A traditional cycle involves having a few bacteria accidentally drift into your bucket/tank from nowhere and then we add something that decomposes but doesn’t give usable nutrients right away, takes many many rounds of bacterial replication to get going, if you even start with any of the correct bacteria. More likely you start with suboptimal bacteria that the better bacteria then have to compete with once they find their way in. Meanwhile your decay products are building up, potentially to levels that inhibit bacterial growth, all the while just kind of hoping with fingers crossed that the biology is all sorting itself out optimally.
With Dr. Tim’s you are adding billions of the correct bacteria, ready to go to work on day 1. Then you add some fish and they pee and poop into the water giving a rich and full immediately bioavailable diet for the various bacteria, not just ammonia. Many many fewer rounds of bacterial replication are required to seed every available surface since you are starting with a lot, with the bacteria you want as opposed to whatever was floating in the air.

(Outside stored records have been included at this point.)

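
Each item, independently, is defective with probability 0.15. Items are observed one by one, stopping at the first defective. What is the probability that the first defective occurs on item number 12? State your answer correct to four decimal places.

Geometric (trials to first success), p = 0.15.
P(Y = 12) = (1−p)^11 · p = 0.16734 · 0.15 = 0.025101

0.0251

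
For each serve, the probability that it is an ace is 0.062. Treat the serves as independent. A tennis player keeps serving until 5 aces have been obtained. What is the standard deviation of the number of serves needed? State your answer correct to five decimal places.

Y = total serves until the fifth success; negative binomial with r=5, p=0.062.
SD(Y) = √[r(1−p)/p²] = √(1220.0832466) = 34.9296900

34.92969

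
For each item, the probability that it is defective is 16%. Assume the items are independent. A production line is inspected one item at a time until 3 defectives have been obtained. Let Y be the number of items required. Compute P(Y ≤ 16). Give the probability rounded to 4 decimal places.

0.4838

Finishing within 16 items ⇔ at least 3 successes in the first 16. With X ~ Binomial(16, 0.16), P(Y ≤ 16) = 1 − P(X ≤ 2).
  k=0: C(16,0)·0.16^0·0.84^16 = 0.061442
  k=1: C(16,1)·0.16^1·0.84^15 = 0.187253
  k=2: C(16,2)·0.16^2·0.84^14 = 0.267505
1 − 0.516200 = 0.483800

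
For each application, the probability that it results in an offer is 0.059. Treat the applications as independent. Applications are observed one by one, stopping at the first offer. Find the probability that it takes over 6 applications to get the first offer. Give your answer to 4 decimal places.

Y = number of applications to the first success; geometric, p = 0.059.
P(Y > 6) = P(first 6 all fail) = (1−p)^6 = 0.694285

0.6943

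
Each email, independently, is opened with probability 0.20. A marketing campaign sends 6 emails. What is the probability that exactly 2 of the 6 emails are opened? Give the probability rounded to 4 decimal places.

0.2458

X ~ Binomial(n=6, p=0.20).
P(X=2) = C(6,2) · p^2 · (1−p)^4
= 15 · 0.04 · 0.4096 = 0.245760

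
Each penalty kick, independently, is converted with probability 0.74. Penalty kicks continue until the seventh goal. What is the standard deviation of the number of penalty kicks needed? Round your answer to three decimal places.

1.823

Y = total penalty kicks until the seventh success; negative binomial with r=7, p=0.74.
SD(Y) = √[r(1−p)/p²] = √(3.32359) = 1.82307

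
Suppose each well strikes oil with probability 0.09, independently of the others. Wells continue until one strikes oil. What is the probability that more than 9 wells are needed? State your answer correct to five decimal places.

0.42793

Y = number of wells to the first success; geometric, p = 0.09.
P(Y > 9) = P(first 9 all fail) = (1−p)^9 = 0.4279298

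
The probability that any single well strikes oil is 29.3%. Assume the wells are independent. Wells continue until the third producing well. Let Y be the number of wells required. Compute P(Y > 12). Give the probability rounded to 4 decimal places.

0.2700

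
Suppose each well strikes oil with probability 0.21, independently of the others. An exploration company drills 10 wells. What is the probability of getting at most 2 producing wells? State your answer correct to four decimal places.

0.6474

X ~ Binomial(10, 0.21); P(X ≤ 2) = Σ C(10,k) p^k (1−p)^(10−k) over k:
  k=0: C(10,0)·0.21^0·0.79^10 = 0.094683
  k=1: C(10,1)·0.21^1·0.79^9 = 0.251688
  k=2: C(10,2)·0.21^2·0.79^8 = 0.301070
Total = 0.647441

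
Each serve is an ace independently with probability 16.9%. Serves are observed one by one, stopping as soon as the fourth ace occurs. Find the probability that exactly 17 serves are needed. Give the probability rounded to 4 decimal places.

Y = trial on which the fourth success occurs; negative binomial, r=4, p=0.169.
P(Y=17) = C(16,3) · p^4 · (1−p)^13
= 560 · 0.00081573 · 0.090118 = 0.041167

0.0412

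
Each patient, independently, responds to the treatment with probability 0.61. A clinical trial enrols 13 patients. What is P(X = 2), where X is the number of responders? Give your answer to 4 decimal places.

0.0009

X ~ Binomial(n=13, p=0.61).
P(X=2) = C(13,2) · p^2 · (1−p)^11
= 78 · 0.3721 · 3.1748e-05 = 0.000921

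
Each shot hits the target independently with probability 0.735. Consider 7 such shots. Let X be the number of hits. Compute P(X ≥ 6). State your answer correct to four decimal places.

0.4083

X ~ Binomial(7, 0.735); P(X ≥ 6) = Σ C(7,k) p^k (1−p)^(7−k) over k:
  k=6: C(7,6)·0.735^6·0.265^1 = 0.292461
  k=7: C(7,7)·0.735^7·0.265^0 = 0.115881
Total = 0.408342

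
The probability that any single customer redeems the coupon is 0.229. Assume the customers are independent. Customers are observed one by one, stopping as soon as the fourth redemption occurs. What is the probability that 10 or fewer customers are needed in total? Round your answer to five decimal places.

Finishing within 10 customers ⇔ at least 4 successes in the first 10. With X ~ Binomial(10, 0.229), P(Y ≤ 10) = 1 − P(X ≤ 3).
  k=0: C(10,0)·0.229^0·0.771^10 = 0.0742239
  k=1: C(10,1)·0.229^1·0.771^9 = 0.2204575
  k=2: C(10,2)·0.229^2·0.771^8 = 0.2946582
  k=3: C(10,3)·0.229^3·0.771^7 = 0.2333825
1 − 0.8227221 = 0.1772779

0.17728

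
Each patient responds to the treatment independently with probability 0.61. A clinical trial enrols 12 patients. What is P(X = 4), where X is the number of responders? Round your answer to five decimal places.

0.03668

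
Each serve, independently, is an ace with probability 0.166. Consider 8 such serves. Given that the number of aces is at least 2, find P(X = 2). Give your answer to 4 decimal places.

X ~ Binomial(8, 0.166). Want P(X=2 | X≥2) = P(X=2) / P(X≥2).
P(X=2) = C(8,2)·0.166^2·0.834^6 = 0.259639
P(X≥2) = 1 − 0.234061 − 0.372701 = 0.393238
Ratio = 0.259639 / 0.393238 = 0.660259

0.6603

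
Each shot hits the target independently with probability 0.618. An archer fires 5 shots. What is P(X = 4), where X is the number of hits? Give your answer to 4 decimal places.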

Fishless Dr. Tim’s with adding ammonia is also an option for those too nervous to use fish, but to me it is clear that this will be a poorer and less consistent (peaks and valleys) diet for the variety of bacteria we want to grow. Plus it leaves you with a tank full of nitrate not balanced with phosphate and so more difficult to remove later.
I don’t have citation, but I researched it a lot before I dumped my fish in a new tank without a traditional cycle, and I also have a professional background in related subjects.
I agree that if your rock has a lot of decaying matter on it you might overwhelm the added bacteria, but even then adding large amounts of the right bacteria will help tremendously. But anyway that’s why I started with prepared rock.